Management changes and layoffs
related to the firm's restructuring
contribute to a $4 million loss
Maui Land & Pineapple Co., which is in the midst of a restructuring, said yesterday its second-quarter loss widened to $4 million as pineapple operations worsened and administration expenses increased due to management changes and employee layoffs.
The company, which lost $2.1 million in the second quarter a year ago, has undergone managerial and operational changes this year following a disastrous 2002. It lost $5.7 million last year, its worst showing since 1993. MLP already has lost $4.7 million in the first half of 2003.
A search committee is still looking for a replacement for Gary Gifford, who retired as president and chief executive officer at the May shareholders meeting. He was replaced on an interim basis by MLP executive Donald Young.
Also, about 10 employees were laid off from the pineapple division in the first half of this year as part of the company's plan for that unit to place more emphasis on fresh pineapple than canned pineapple. Additional layoffs will occur in the second half of this year, Young said, but he said the company hopes to minimize the impact through attrition and job relocation. MLP had 1,870 employees companywide at the end of 2002.
"Our primary focus continues to be on the pineapple operation," Young said. "It's an ongoing process that's going to take a number of years to change the business."
MLP also has been shedding the bulk of its commercial property division. Last week, the company announced it had sold Napili Plaza, a 45,200-square-foot neighborhood retail center in West Maui, to A&B Properties Inc., a subsidiary of Alexander & Baldwin Inc., for $7.1 million. MLP said yesterday it will realize a gain of approximately $2 million from that sale, which will be included in its third-quarter results. MLP also is in the process of selling the considerably larger Queen Kaahumanu Center, which MLP co-owns with the state Employees' Retirement System.

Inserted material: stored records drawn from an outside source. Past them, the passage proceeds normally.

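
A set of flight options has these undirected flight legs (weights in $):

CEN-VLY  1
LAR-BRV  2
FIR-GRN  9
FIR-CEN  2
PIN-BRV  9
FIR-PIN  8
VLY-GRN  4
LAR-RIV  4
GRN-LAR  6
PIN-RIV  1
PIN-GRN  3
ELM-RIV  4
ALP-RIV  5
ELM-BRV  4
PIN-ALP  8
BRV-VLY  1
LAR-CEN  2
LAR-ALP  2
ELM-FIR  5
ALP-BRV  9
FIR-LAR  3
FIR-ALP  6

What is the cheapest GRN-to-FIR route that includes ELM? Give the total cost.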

"We will continue to have commercial property as part of the resort operations at Kapalua and as part of our development plans," Young said. "There may be some future commercial property (MLP will pursue), but in terms of the business segment, our two main properties were Napili and Queen Kaahumanu."
Young said MLP is in the planning and entitlement stage for a shopping center in the Pukalani area in central Maui. Completion of that project, though, likely is several years away, he said.

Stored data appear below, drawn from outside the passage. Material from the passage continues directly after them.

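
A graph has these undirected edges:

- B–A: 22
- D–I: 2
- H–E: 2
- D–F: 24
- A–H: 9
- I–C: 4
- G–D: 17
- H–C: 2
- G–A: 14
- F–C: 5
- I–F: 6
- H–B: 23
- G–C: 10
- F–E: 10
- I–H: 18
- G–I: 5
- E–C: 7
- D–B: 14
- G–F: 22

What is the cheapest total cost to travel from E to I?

8

Candidate routes:
E → F → I: 10+6 = 16
E → H → C → F → I: 2+2+5+6 = 15
E → C → I: 7+4 = 11
E → H → C → I: 2+2+4 = 8
Cheapest is E → H → C → I at 8.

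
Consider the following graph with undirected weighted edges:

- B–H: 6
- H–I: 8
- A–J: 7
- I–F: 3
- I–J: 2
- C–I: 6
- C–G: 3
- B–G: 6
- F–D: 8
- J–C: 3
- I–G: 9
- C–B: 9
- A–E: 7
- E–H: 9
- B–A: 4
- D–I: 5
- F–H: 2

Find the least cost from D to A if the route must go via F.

20

Shortest D→F: D–F = 8
Shortest F→A: F–I–J–A = 12
Total via F: 8 + 12 = 20.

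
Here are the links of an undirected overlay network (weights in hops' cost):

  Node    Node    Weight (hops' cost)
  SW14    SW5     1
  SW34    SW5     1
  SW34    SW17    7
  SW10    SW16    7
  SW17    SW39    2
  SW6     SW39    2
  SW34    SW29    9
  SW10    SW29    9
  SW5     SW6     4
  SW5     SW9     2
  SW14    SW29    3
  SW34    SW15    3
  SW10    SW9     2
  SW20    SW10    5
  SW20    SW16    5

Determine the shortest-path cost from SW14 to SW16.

Compare a few routes:
SW14–SW5–SW9–SW10–SW20–SW16: 1+2+2+5+5 = 15
SW14–SW5–SW9–SW10–SW16: 1+2+2+7 = 12
The minimum is 12 hops' cost via SW14–SW5–SW9–SW10–SW16.

12 hops' cost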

Meanwhile, MLP's second-quarter revenues rose 8.6 percent to $36.5 million from $33.6 million a year ago.
Earnings per share widened to a loss of 56 cents from a loss of 29 cents a year ago. In addition to the management changes and employee layoffs, MLP cited legal fees, consultant costs, depreciation expenses and pension expense as reasons for the loss from operations.
Pineapple operations, which in recent years has been a drag on the company, lost $2.9 million compared with a loss of $1.3 million a year ago. Pineapple revenues, though, rose 7.7 percent to $23.9 million from $22.1 million. The company attributed the gain to higher volume and prices of pineapple sales from Costa Rica by MLP subsidiary Royal Coast Tropical Fruit Co. Inc., as well as increased sales volume of Hawaiian Gold, fresh whole pineapple grown on Maui. MLP said sales volume of its canned pineapple products in the quarter was lower due to increased general and administrative costs, which included layoffs in the division.
Kapalua Resort's operating loss widened to $1 million from a loss of $400,000 a year ago as a shrinking inventory of available products resulted in fewer sales. Resort revenues rose 2.1 percent to $10.5 million from $10.3 million because of increased hotel and villa room occupancies at Kapalua, an increased number of paid rounds of golf, higher green fees and improved merchandise sales.
The commercial and property division's operating loss narrowed to $139,000 from a loss of $458,000 while revenues nearly doubled to $2.1 million from $1.1 million. The higher revenues and improved operating results were due to lot sales at the Kapua Village employee subdivision.